Avantium has this week launched its ‘Chain Reaction 2030’ plan that revamps principles listed in a sustainability manifesto that the company published last year.

Chain Reaction 2030 commits the company to reach net-zero carbon emissions across its own operations in the next nine years. By 2025, Avantium will send zero non-hazardous waste to landfill or to be incinerated, and by 2023, all Avantium plants will have achieved ISO45001 certification.

Avantium’s chief executive Tom van Aken said: “Chain Reaction 2030 represents a deepening of our commitment to achieving a fossil-free chemical industry. It gives us a sense of urgency and guides our business to ultimately help transform our industry as a solution to the climate emergency.

“I look forward to working with parties interested in helping us achieve the vision of Chain Reaction, transforming the chemical industry for a world sustained by renewable technologies.”

The new plan also commits Avantium to ensure that its technologies deliver 1.5 million tonnes of carbon savings across the entire chemicals industry by 2030. That will be the same date that the company aims to become “fully circular” and procuring 100% of its feedstock for closed-loop polymers and chemistries from sustainable sources.
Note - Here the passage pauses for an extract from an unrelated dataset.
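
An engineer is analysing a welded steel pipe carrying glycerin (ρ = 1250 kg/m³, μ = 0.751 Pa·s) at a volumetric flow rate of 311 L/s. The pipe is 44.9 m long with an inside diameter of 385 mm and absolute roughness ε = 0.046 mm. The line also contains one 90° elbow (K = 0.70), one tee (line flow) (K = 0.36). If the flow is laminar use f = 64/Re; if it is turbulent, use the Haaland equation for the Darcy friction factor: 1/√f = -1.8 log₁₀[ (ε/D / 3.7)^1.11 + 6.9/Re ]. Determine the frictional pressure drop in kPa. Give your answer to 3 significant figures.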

In addition, Avantium will ensure that all cases of advocacy and lobbying are aimed at creating a fossil-fuel-free and circular chemicals industry. As such, the company will work with students and the wider sector to try and deliver that aspiration by 2050 at the latest.

Chain reaction

The chemicals industry will need to become a key enabler if the world is to reach net-zero emissions. It has historically been one of the highest emitters in the UK, for example, with emissions reaching more than 18 million tonnes in recent years and accounting for more than 15% of UK industrial energy demand.

However, many chemical plants are located in key industrial clusters that the UK Government is aiming to decarbonise.

Equinor, for example, has unveiled plans to develop the world’s largest plant capable of converting natural gas to hydrogen in combination with carbon capture and storage (CCUS), as part of the zero-carbon industrial hub located in the Humber region.

The plan will enable industrial sector organisations located in the park to switch to hydrogen to reduce emissions. A power plant located in the chemicals park will also move to a 30% hydrogen to natural gas blend of source power. Emissions from the park are expected to be reduced by around 90,000 tonnes of CO2 annually.

Elsewhere, businesses including Siemens and Tata Europe’s chemicals arm have agreed to back plans for a net-zero industrial cluster in North West England.

And at a supply level, the chemicals industry is involving itself with innovative projects to combat plastics pollution. Some companies are turning to chemical recycling for plastics, for example, while others are supplying major consumer goods firms with bio-based alternatives to products and materials.